Hi, mein Name ist Timo Krey und ich bin als Datascientist bei der ENER-IQ tätig. Eine meiner Aufgaben ist es, die Datenströme aus messtechnischen Systemen zu analysieren und hinsichtlich eines effizienten Betriebsverhalten zu beurteilen.
Unter anderem habe ich mich mit Kennzahlen von Heizungsanlagen auseinandergesetzt und dabei festgestellt, dass die geläufigen Kennzahlen zum Benchmarken des Betriebsverhalten verschiedenster Anlagen nicht ausreichen. Deshalb habe ich ein Kennfeld auf Basis des Brennstoffmehraufwands und der Außentemperatur entwickelt. Das Kennfeld setzt den Wärmebedarf des Gebäudes als optimal voraus. Die Anlage muss die geforderte Wärmemenge zu jedem Zeitpunkt und zu jeder Außentemperatur so effektiv wie möglich erzeugen. Mit diesem Kennfeld ist es möglich, das gesamte Betriebsverhalten und Betriebsdefizite abzubilden und mit anderen Anlagen zu vergleichen.

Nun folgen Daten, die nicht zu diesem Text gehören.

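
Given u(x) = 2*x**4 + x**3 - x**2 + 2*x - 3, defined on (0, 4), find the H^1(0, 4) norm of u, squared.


||u||_{H^1}^2 = 20403052/63

The H^1 norm (squared) on an interval (0, L) is
  ||u||_{H^1}^2 = ∫_0^L u(x)^2 dx + ∫_0^L u'(x)^2 dx.
Compute u'(x) = 8*x**3 + 3*x**2 - 2*x + 2.
Then u(x)^2 = 4*x**8 + 4*x**7 - 3*x**6 + 6*x**5 - 7*x**4 - 10*x**3 + 10*x**2 - 12*x + 9 and u'(x)^2 = 64*x**6 + 48*x**5 - 23*x**4 + 20*x**3 + 16*x**2 - 8*x + 4.
Integrate each monomial from 0 to 4 using ∫_0^4 c·x^n dx = c·4^(n+1)/(n+1):
  ∫_0^4 u(x)^2 dx = ∫_0^4 (4*x^8 + 4*x^7 - 3*x^6 + 6*x^5 - 7*x^4 - 10*x^3 + 10*x^2 - 12*x + 9) dx. Term by term:
    ∫_0^4 4*x^8 dx = 1048576/9;  ∫_0^4 4*x^7 dx = 32768;  ∫_0^4 -3*x^6 dx = -49152/7;
    ∫_0^4 6*x^5 dx = 4096;  ∫_0^4 -7*x^4 dx = -7168/5;  ∫_0^4 -10*x^3 dx = -640;
    ∫_0^4 10*x^2 dx = 640/3;  ∫_0^4 -12*x dx = -96;  ∫_0^4 9 dx = 36.
  Sum: 1048576/9 + 32768 − 49152/7 + 4096 − 7168/5 − 640 + 640/3 − 96 + 36 = 45495596/315.
  ∫_0^4 u'(x)^2 dx = ∫_0^4 (64*x^6 + 48*x^5 - 23*x^4 + 20*x^3 + 16*x^2 - 8*x + 4) dx. Term by term:
    ∫_0^4 64*x^6 dx = 1048576/7;  ∫_0^4 48*x^5 dx = 32768;  ∫_0^4 -23*x^4 dx = -23552/5;
    ∫_0^4 20*x^3 dx = 1280;  ∫_0^4 16*x^2 dx = 1024/3;  ∫_0^4 -8*x dx = -64;
    ∫_0^4 4 dx = 16.
  Sum: 1048576/7 + 32768 − 23552/5 + 1280 + 1024/3 − 64 + 16 = 18839888/105.
Adding: ||u||_{H^1}^2 = 45495596/315 + 18839888/105 = 20403052/63.


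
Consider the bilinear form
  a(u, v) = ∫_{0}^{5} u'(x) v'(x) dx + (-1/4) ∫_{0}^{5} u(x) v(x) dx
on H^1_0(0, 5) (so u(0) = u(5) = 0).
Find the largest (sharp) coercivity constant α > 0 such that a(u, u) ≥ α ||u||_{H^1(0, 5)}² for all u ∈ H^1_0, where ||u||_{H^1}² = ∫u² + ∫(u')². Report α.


α = (-25/4 + π^2)/(π^2 + 25)

Coercivity of a(·,·) on H^1_0(0, 5) means a(u, u) ≥ α ||u||_{H^1}² for every u ∈ H^1_0.
The interval has length L = 5, and Poincaré/coercivity depend only on L. Here a(u, u) = ∫(u')² + (-1/4)·∫u².
Here c = -1/4 < 0 with |c| < (π/L)² = π^2/25, so coercivity still holds. The condition a(u,u) ≥ α||u||_{H^1}² reads (1−α)∫(u')² ≥ (α−c)∫u². Any admissible α is ≤ 1 (rapidly oscillating u have ∫u²/∫(u')² → 0), and α = 1 would force 0 ≥ (1−c)∫u², impossible since c < 1; so 1−α > 0. By the sharp Poincaré inequality on H^1_0 of an interval of length L, ∫(u')² ≥ (π/L)²∫u² with equality for the first sine mode sin(π(x−x₀)/L) (x₀ the left endpoint), so the inequality holds for all u iff (1−α)(π/L)² ≥ α − c, i.e. α ≤ ((π/L)² + c)/((π/L)² + 1) = (1 + c(L/π)²)/(1 + (L/π)²). (Direct route, valid since c ≤ 0: Poincaré gives c∫u² ≥ c(L/π)²∫(u')², so a(u,u) ≥ (1 + c(L/π)²)∫(u')², while ||u||_{H^1}² ≤ (1 + (L/π)²)∫(u')²; dividing yields the same α.) With (π/L)² = π^2/25 and c = -1/4, the largest admissible constant is α = ((π/L)² + c)/((π/L)² + 1).
Simplifying, α = (-25/4 + π^2)/(π^2 + 25).


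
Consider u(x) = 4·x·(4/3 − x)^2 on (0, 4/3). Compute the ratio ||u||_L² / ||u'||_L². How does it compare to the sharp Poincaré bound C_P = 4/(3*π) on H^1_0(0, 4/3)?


||u||_L² / ||u'||_L² = 2*sqrt(14)/21 < C_P = 4/(3*π).

u(x) = 4·x·(4/3 − x)^2, so u'(x) = 12*x^2 - 64*x/3 + 64/9.
u(x) = 4·x·(4/3 − x)^2 vanishes at x = 0 and x = 4/3, so u ∈ H^1_0(0, 4/3). Differentiate via the product rule and integrate the resulting polynomials term by term.
  ∫_0^4/3 u² dx = ∫_0^4/3 (16*x^6 - 256*x^5/3 + 512*x^4/3 - 4096*x^3/27 + 4096*x^2/81) dx. Term by term:
    ∫_0^4/3 16*x^6 dx = 262144/15309;  ∫_0^4/3 -256*x^5/3 dx = -524288/6561;  ∫_0^4/3 512*x^4/3 dx = 524288/3645;
    ∫_0^4/3 -4096*x^3/27 dx = -262144/2187;  ∫_0^4/3 4096*x^2/81 dx = 262144/6561.
  Sum: 262144/15309 − 524288/6561 + 524288/3645 − 262144/2187 + 262144/6561 = 262144/229635.
  ∫_0^4/3 (u')² dx = ∫_0^4/3 (144*x^4 - 512*x^3 + 5632*x^2/9 - 8192*x/27 + 4096/81) dx. Term by term:
    ∫_0^4/3 144*x^4 dx = 16384/135;  ∫_0^4/3 -512*x^3 dx = -32768/81;  ∫_0^4/3 5632*x^2/9 dx = 360448/729;
    ∫_0^4/3 -8192*x/27 dx = -65536/243;  ∫_0^4/3 4096/81 dx = 16384/243.
  Sum: 16384/135 − 32768/81 + 360448/729 − 65536/243 + 16384/243 = 32768/3645.
∫_0^4/3 u² dx = 262144/229635, so ||u||_L² = 512*sqrt(35)/2835.
∫_0^4/3 (u')² dx = 32768/3645, so ||u'||_L² = 128*sqrt(10)/135.
Ratio ||u||_L² / ||u'||_L² = 2*sqrt(14)/21.
Sharp Poincaré constant on H^1_0(0, 4/3) is C_P = L/π = 4/(3*π), achieved by sin(3*π/4·x).
A polynomial bump cannot attain the sharp Poincaré constant (only the first sine eigenfunction does), so the ratio is strictly less than C_P, consistent with ||u||_L² ≤ C_P ||u'||_L².


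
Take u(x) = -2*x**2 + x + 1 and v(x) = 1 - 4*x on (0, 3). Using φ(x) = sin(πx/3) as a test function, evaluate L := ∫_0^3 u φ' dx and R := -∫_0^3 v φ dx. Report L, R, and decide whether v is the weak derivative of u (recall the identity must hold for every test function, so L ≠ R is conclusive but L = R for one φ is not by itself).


LHS = 30/π, RHS = 30/π. Yes, v = u' weakly.

u(x) = -2*x**2 + x + 1, classical derivative u'(x) = 1 - 4*x.
φ(x) = sin(πx/3), so φ'(x) = π*cos(π*x/3)/3.
Note φ(0) = φ(3) = 0, so the boundary term u·φ vanishes.
LHS = ∫_0^3 u(x) φ'(x) dx = ∫_0^3 (-2*π*x^2*cos(π*x/3)/3 + π*x*cos(π*x/3)/3 + π*cos(π*x/3)/3) dx. Term by term:
  ∫_0^3 π*cos(π*x/3)/3 dx = 0;  ∫_0^3 -2*π*x^2*cos(π*x/3)/3 dx = 36/π;  ∫_0^3 π*x*cos(π*x/3)/3 dx = -6/π.
Sum: 0 + 36/π − 6/π = 30/π.
So LHS = 30/π.
∫_0^3 v(x) φ(x) dx = ∫_0^3 (-4*x*sin(π*x/3) + sin(π*x/3)) dx. Term by term:
  ∫_0^3 -4*x*sin(π*x/3) dx = -36/π;  ∫_0^3 sin(π*x/3) dx = 6/π.
Sum: -36/π + 6/π = -30/π.
So RHS = -∫_0^3 v(x) φ(x) dx = 30/π.
LHS = RHS, so the identity holds for this test φ.
Moreover u is smooth here and v(x) = u'(x) = 1 - 4*x pointwise, so the identity holds for every test function. Hence v is the weak derivative of u.


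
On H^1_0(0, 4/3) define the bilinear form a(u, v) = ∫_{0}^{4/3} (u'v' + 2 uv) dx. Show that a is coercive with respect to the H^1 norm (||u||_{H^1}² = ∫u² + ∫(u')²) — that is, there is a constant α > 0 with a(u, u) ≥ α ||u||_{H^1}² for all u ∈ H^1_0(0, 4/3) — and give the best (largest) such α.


α = 1

Coercivity of a(·,·) on H^1_0(0, 4/3) means a(u, u) ≥ α ||u||_{H^1}² for every u ∈ H^1_0.
The interval has length L = 4/3, and Poincaré/coercivity depend only on L. Here a(u, u) = ∫(u')² + (2)·∫u².
Here c = 2 ≥ 1, so a(u,u) = ∫(u')² + c∫u² ≥ ∫(u')² + ∫u² = ||u||_{H^1}², i.e. α = 1 works. No larger α is possible: a(u,u) ≥ α||u||_{H^1}² means (1−α)∫(u')² ≥ (α−c)∫u², and for the modes u_n = sin(nπ(x−x₀)/L) (x₀ the left endpoint) one has ∫u_n²/∫(u_n')² = (L/(nπ))² → 0, so a(u_n,u_n)/||u_n||_{H^1}² → 1. Hence the optimal constant is α = 1.
Therefore α = 1.


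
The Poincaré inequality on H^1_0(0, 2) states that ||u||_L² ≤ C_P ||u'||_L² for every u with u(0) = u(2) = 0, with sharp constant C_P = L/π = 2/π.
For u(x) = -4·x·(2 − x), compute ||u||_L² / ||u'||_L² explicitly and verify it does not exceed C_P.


||u||_L² / ||u'||_L² = sqrt(10)/5 < C_P = 2/π.

u(x) = -4·x·(2 − x), so u'(x) = 8*x - 8.
u(x) = -4·x·(2 − x) vanishes at x = 0 and x = 2, so u ∈ H^1_0(0, 2). Differentiate via the product rule and integrate the resulting polynomials term by term.
  ∫_0^2 u² dx = ∫_0^2 (16*x^4 - 64*x^3 + 64*x^2) dx. Term by term:
    ∫_0^2 16*x^4 dx = 512/5;  ∫_0^2 -64*x^3 dx = -256;  ∫_0^2 64*x^2 dx = 512/3.
  Sum: 512/5 − 256 + 512/3 = 256/15.
  ∫_0^2 (u')² dx = ∫_0^2 (64*x^2 - 128*x + 64) dx. Term by term:
    ∫_0^2 64*x^2 dx = 512/3;  ∫_0^2 -128*x dx = -256;  ∫_0^2 64 dx = 128.
  Sum: 512/3 − 256 + 128 = 128/3.
∫_0^2 u² dx = 256/15, so ||u||_L² = 16*sqrt(15)/15.
∫_0^2 (u')² dx = 128/3, so ||u'||_L² = 8*sqrt(6)/3.
Ratio ||u||_L² / ||u'||_L² = sqrt(10)/5.
Sharp Poincaré constant on H^1_0(0, 2) is C_P = L/π = 2/π, achieved by sin(π/2·x).
A polynomial bump cannot attain the sharp Poincaré constant (only the first sine eigenfunction does), so the ratio is strictly less than C_P, consistent with ||u||_L² ≤ C_P ||u'||_L².


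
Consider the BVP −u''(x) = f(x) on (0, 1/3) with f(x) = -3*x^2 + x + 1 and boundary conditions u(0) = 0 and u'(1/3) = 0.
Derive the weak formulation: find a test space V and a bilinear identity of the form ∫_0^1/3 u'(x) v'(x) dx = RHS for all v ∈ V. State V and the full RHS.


V = {v ∈ H^1(0, 1/3) : v(0) = 0} (test functions vanish at x = 0 where u is specified); weak form: ∫_0^1/3 u'v' dx = ∫_0^1/3 (-3*x^2 + x + 1) v dx for all v ∈ V.

Multiply both sides by a test function v and integrate from 0 to 1/3:
  ∫_0^1/3 −u''(x) v(x) dx = ∫_0^1/3 f(x) v(x) dx.
Integrate the LHS by parts once:
  ∫_0^1/3 −u'' v dx = −[u'(x) v(x)]_0^1/3 + ∫_0^1/3 u'(x) v'(x) dx.
Thus ∫_0^1/3 u'(x) v'(x) dx = ∫_0^1/3 f(x) v(x) dx + [u'(x) v(x)]_0^1/3.
Choose V so that boundary terms are either known or forced to vanish.
Mixed BC: u(0) = 0 (Dirichlet) and u'(1/3) = 0 (Neumann). Define V = {v ∈ H^1(0, 1/3) : v(0) = 0}. Then [u' v]_0^1/3 = u'(1/3)·v(1/3) − u'(0)·0 = 0.
Weak formulation: find u (satisfying any essential BC) such that ∫_0^1/3 u'(x) v'(x) dx = ∫_0^1/3 f v dx for all v ∈ V (Dirichlet at 0 absorbed into V; the Neumann datum at x = 1/3 is zero, so no boundary term remains).
Substituting f(x) = -3*x^2 + x + 1, the right-hand side is ∫_0^1/3 (-3*x^2 + x + 1) v dx.


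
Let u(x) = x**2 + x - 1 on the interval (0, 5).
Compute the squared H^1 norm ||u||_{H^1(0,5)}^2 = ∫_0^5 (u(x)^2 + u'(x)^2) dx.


||u||_{H^1}^2 = 2195/2

The H^1 norm (squared) on an interval (0, L) is
  ||u||_{H^1}^2 = ∫_0^L u(x)^2 dx + ∫_0^L u'(x)^2 dx.
Compute u'(x) = 2*x + 1.
Then u(x)^2 = x**4 + 2*x**3 - x**2 - 2*x + 1 and u'(x)^2 = 4*x**2 + 4*x + 1.
Integrate each monomial from 0 to 5 using ∫_0^5 c·x^n dx = c·5^(n+1)/(n+1):
  ∫_0^5 u(x)^2 dx = ∫_0^5 (x^4 + 2*x^3 - x^2 - 2*x + 1) dx. Term by term:
    ∫_0^5 x^4 dx = 625;  ∫_0^5 2*x^3 dx = 625/2;  ∫_0^5 -x^2 dx = -125/3;
    ∫_0^5 -2*x dx = -25;  ∫_0^5 1 dx = 5.
  Sum: 625 + 625/2 − 125/3 − 25 + 5 = 5255/6.
  ∫_0^5 u'(x)^2 dx = ∫_0^5 (4*x^2 + 4*x + 1) dx. Term by term:
    ∫_0^5 4*x^2 dx = 500/3;  ∫_0^5 4*x dx = 50;  ∫_0^5 1 dx = 5.
  Sum: 500/3 + 50 + 5 = 665/3.
Adding: ||u||_{H^1}^2 = 5255/6 + 665/3 = 2195/2.


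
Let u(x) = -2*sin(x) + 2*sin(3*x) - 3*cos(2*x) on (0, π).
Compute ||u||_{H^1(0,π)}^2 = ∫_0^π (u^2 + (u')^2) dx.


||u||_{H^1(0,π)}^2 = -112 + 93*π/2

u'(x) = 6*sin(2*x) - 2*cos(x) + 6*cos(3*x).
Expand u² and (u')² and integrate term by term on (0, π), using: for integers n ≥ 1, ∫_0^π sin²(nx) dx = ∫_0^π cos²(nx) dx = π/2; for n ≠ n', ∫_0^π sin(nx)sin(n'x) dx = ∫_0^π cos(nx)cos(n'x) dx = 0; and by product-to-sum, ∫_0^π sin(nx)cos(n'x) dx = ½∫_0^π [sin((n+n')x) + sin((n−n')x)] dx, which is 0 when n+n' is even and 2n/(n²−n'²) when n+n' is odd (it need not vanish on (0, π)).
  u² squared terms: (-3)²·∫cos(2x)² dx = 9·π/2 = 9*π/2;  (-2)²·∫sin(x)² dx = 4·π/2 = 2*π;  (2)²·∫sin(3x)² dx = 4·π/2 = 2*π.
  u² cross terms: 2·(-3)·(-2)·∫cos(2x)·sin(x) dx = 12·(-2/3) = -8;  2·(-3)·(2)·∫cos(2x)·sin(3x) dx = -12·(6/5) = -72/5;  2·(-2)·(2)·∫sin(x)·sin(3x) dx = -8·(0) = 0.
  So ∫_0^π u² dx = 9*π/2 + 2*π + 2*π − 8 − 72/5 + 0 = -112/5 + 17*π/2.
  (u')² squared terms: (-2)²·∫cos(x)² dx = 4·π/2 = 2*π;  (6)²·∫cos(3x)² dx = 36·π/2 = 18*π;  (6)²·∫sin(2x)² dx = 36·π/2 = 18*π.
  (u')² cross terms: 2·(-2)·(6)·∫cos(x)·cos(3x) dx = -24·(0) = 0;  2·(-2)·(6)·∫cos(x)·sin(2x) dx = -24·(4/3) = -32;  2·(6)·(6)·∫cos(3x)·sin(2x) dx = 72·(-4/5) = -288/5.
  So ∫_0^π (u')² dx = 2*π + 18*π + 18*π + 0 − 32 − 288/5 = -448/5 + 38*π.
||u||_{H^1}^2 = (-112/5 + 17*π/2) + (-448/5 + 38*π) = -112 + 93*π/2.


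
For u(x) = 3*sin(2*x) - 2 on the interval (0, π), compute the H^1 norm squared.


||u||_{H^1(0,π)}^2 = 53*π/2

u'(x) = 6*cos(2*x).
Expand u² and (u')² and integrate term by term on (0, π), using: for integers n ≥ 1, ∫_0^π sin²(nx) dx = ∫_0^π cos²(nx) dx = π/2; for n ≠ n', ∫_0^π sin(nx)sin(n'x) dx = ∫_0^π cos(nx)cos(n'x) dx = 0; and by product-to-sum, ∫_0^π sin(nx)cos(n'x) dx = ½∫_0^π [sin((n+n')x) + sin((n−n')x)] dx, which is 0 when n+n' is even and 2n/(n²−n'²) when n+n' is odd (it need not vanish on (0, π)). For the constant mode: ∫_0^π 1 dx = π, ∫_0^π cos(nx) dx = 0, ∫_0^π sin(nx) dx = (1−(−1)^n)/n.
  u² squared terms: (-2)²·∫1 dx = 4·π = 4*π;  (3)²·∫sin(2x)² dx = 9·π/2 = 9*π/2.
  u² cross terms: 2·(-2)·(3)·∫1·sin(2x) dx = -12·(0) = 0.
  So ∫_0^π u² dx = 4*π + 9*π/2 + 0 = 17*π/2.
  (u')² squared terms: (6)²·∫cos(2x)² dx = 36·π/2 = 18*π.
  So ∫_0^π (u')² dx = 18*π.
||u||_{H^1}^2 = (17*π/2) + (18*π) = 53*π/2.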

Warum das so ist und woher die Idee kommt, möchte ich Euch im folgenden Beitrag erläutern.
Hintergrund - Welche Kennzahlen zur Beurteilung des Heizanlagenbetriebs?
Aktuell werden im Wesentlichen zwei Kennzahlen zur Beurteilung des ganzheitlichen Betriebs von Heizungsanlagen verwendet: Bei Heizungsanlagen, die ausschließlich fossile Brennstoffe verbrennen, der Jahresnutzungsgrad (JNG = Nutzen/Aufwand < 1) und bei (zusätzlicher) Verwendung regenerativen Energieträgern die Jahresarbeitszahl (JAZ = Nutzen/Aufwand > 0).
Der Brennstoffmehraufwand bs ist der Kehrwert des (Jahres)Nutzungsgrads bei Brennwertthermen, wodurch direkt erkennbar ist, wie viele Kilowattstunden Mehraufwand die Anlage je Kilowattstunde Wärmemenge leisten musste.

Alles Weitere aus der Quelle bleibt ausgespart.